Ángela Vallvey

Wolinski et al.

Han asesinado a Wolinski y a sus compañeros de la revista Charlie Hebdo. Me digo: «Esa escoria islamista ha acabado con Georges Wolinksi, Jean Cabut (Cabu), Stephane Charbonnier (Charb) y Bernard Verlhac (Tignous)», pero no puedo creérmelo.

Aprendí francés leyendo las tiras cómicas de Wolinski. Irreverente, mordaz, ingenioso, audaz, libertario... Francés y universal. Mi vida ha sido mejor gracias a él. Conservo sus cómics en un lugar privilegiado de mi biblioteca. Los releo cuando me siento triste, como hoy. Qué gran tipo. Un pozo insoldable de acidez, sabiduría, perspicacia e inventiva. Leerlo me espabila. Soez, pero grácil. Me hacía pensar. Estimula mi mente. Eso es talento.

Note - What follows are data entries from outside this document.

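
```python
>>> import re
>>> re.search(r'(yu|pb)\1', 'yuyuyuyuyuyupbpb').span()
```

After group 1 captures some text, `\1` only succeeds where that same text appears again.
`search` walks the string left to right and returns the first match it finds.
The match spans [0:4] → 'yuyu'.
Captured: group 1 = 'yu'.

(0, 4)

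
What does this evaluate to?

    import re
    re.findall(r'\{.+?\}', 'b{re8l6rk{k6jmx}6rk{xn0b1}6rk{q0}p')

The `?` after the quantifier makes it lazy — it takes as little as possible before letting the rest of the pattern try.
Matches: at [1:16] → '{re8l6rk{k6jmx}'; at [19:26] → '{xn0b1}'; at [29:33] → '{q0}'.
Since nothing is captured, `findall` lists the 3 matched substrings directly.

['{re8l6rk{k6jmx}', '{xn0b1}', '{q0}']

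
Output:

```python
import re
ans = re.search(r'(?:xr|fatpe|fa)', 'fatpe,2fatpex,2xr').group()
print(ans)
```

`|` is ordered: at each position the engine commits to the first alternative that works.
`re.search` scans for the first position where the pattern succeeds.
The match spans [0:5] → 'fatpe'.

fatpe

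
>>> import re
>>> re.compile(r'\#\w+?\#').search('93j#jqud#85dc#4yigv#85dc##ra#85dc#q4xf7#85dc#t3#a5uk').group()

'#jqud#'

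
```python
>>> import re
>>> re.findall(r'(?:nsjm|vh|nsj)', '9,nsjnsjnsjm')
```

['nsj', 'nsj', 'nsjm']

Branches in `(...|...)` are attempted left-to-right; the first branch that allows the whole pattern to succeed is taken.
Since nothing is captured, `findall` lists the 3 matched substrings directly.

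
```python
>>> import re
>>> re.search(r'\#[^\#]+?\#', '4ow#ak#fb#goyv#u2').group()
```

'#ak#'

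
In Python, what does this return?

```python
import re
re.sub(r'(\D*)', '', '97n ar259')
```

'97259'

The pattern matches zero or more of a non-digit (captured).
Matches: at [0:0] → ''; at [1:1] → ''; at [2:6] → 'n ar'; at [6:6] → ''; at [7:7] → ''; ….
`sub` substitutes '' at each match site.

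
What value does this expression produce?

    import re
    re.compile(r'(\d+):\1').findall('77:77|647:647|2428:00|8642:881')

`\1` is not a pattern — it's the concrete string captured by group 1, re-applied verbatim.
Scanning left to right: at [0:5] match '77:77', group 1 = '77'; at [6:13] match '647:647', group 1 = '647'.
One capturing group, so `findall` returns just the captured substring from each match — 2 in all.

['77', '647']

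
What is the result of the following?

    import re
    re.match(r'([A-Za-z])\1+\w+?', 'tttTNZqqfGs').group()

A backreference is literal: `\1` must see the identical characters the first group matched.
`re.match` won't scan ahead — the pattern has to work from the very first character.
The match spans [0:4] → 'tttT'.
Captured: group 1 = 't'.

'tttT'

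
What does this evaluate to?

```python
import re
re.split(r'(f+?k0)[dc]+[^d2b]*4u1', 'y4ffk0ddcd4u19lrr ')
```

Pattern: one or more of a literal 'f' (lazy), then the literal 'k0' (captured); then one or more of one of [dc], then zero or more of any character except [d2b], then the literal '4u1'.
Matches to split on: at [2:13] → 'ffk0ddcd4u1'.
Because the pattern has a capturing group, `split` also inserts each captured text between the pieces.

['y4', 'ffk0', '9lrr ']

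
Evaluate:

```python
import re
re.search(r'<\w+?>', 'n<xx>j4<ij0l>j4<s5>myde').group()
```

The match spans [1:5] → '<xx>'.

'<xx>'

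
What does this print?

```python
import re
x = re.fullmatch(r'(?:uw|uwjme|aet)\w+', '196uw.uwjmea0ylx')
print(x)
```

None

`re.fullmatch` is like wrapping the pattern in `^…$` (in single-line mode).
Here the pattern can't cover the whole string, so the call returns None.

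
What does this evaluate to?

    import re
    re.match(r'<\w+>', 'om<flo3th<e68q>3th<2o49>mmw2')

None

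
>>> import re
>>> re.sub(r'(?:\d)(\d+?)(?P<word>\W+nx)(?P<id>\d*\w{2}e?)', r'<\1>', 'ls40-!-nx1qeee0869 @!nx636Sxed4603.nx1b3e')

Pattern: a digit (non-capturing group); then one or more of a digit (lazy) (captured); then one or more of a non-word character, then the literal 'nx' (captured as 'word'); then zero or more of a digit, then exactly 2 of a word character, then optionally a literal 'e' (captured as 'id').
The replacement refers to a captured group, so each match is rewritten using its own captured text.

'ls<0>e<869>d<603>'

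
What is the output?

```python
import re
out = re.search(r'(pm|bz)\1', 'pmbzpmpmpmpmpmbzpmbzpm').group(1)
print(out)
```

pm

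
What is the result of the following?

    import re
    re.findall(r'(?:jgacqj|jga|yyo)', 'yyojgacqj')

['yyo', 'jgacqj']

Alternation isn't longest-match — the leftmost alternative that fits at this position is chosen.
Matches: at [0:3] → 'yyo'; at [3:9] → 'jgacqj'.
No capturing groups, so `findall` returns the 2 full match strings.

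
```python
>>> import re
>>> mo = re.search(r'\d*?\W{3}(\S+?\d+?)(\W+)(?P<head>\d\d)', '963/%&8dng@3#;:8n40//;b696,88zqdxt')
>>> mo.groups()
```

This matches zero or more of a digit (lazy), then exactly 3 of a non-word character; then one or more of a non-whitespace character (lazy), then one or more of a digit (lazy) (captured); then one or more of a non-word character (captured); then a digit, then a digit (captured as 'head').
Unlike `match`, `search` isn't anchored — it looks for the pattern anywhere in the string.
The match spans [0:29] → '963/%&8dng@3#;:8n40//;b696,88'.
Captured: group 1 = '8dng@3#;:8n40//;b696', group 2 = ',', group 3 = '88'.

('8dng@3#;:8n40//;b696', ',', '88')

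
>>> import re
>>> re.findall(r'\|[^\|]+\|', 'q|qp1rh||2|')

['|qp1rh|', '|2|']

Walking the string: at [1:8] → '|qp1rh|'; at [8:11] → '|2|'.
`findall` yields the raw match text (2 of them) because the pattern has no groups.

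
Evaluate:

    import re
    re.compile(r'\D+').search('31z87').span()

The pattern matches one or more of a non-digit.
`re.search` tries every starting position until one works.
The match spans [2:3] → 'z'.

(2, 3)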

La compañía de algunos nos convierte en besugos. Frecuentar el pensamiento de otros, como Wolinski y sus compañeros de Charlie Hebdo, es una gimnasia mental. Siempre dejaban en evidencia al «con» (gilipuertas). Hay más «conards» que pimientos morrones. La prueba es este crimen, cometido bajo el fuego airado de, al menos, un par de «cons». El infame rastro del integrismo islámico está hecho de sangre, de inmoralidad. Pero también de estupidez. Ignorar, decía la locución latina, es más que errar. Las fechorías de estos criminales son patéticas, no sólo lamentables y estremecedoras, porque son fruto de su sandez intrínseca.

Yo ruego a otro dios bien distinto al suyo: el de la justicia terrenal, a una fuerza íntegra y poderosa, para que los ajusticie y nos remuneren por el dolor causado. (En este mundo, que en el otro me trae sin cuidado). Que paguen la cuenta del sufrimiento producido.

Lo decía Shakespeare en «Enrique VI»: «la ignorancia es la maldición de Dios». Me pregunto qué clase de Dios es el que tiene esta gentuza, que los ha maldecido de manera tan terrible, hasta convertirlos en homicidas ciegos, pero sobre todo en pobres «conards», como diría el gran Wolinski.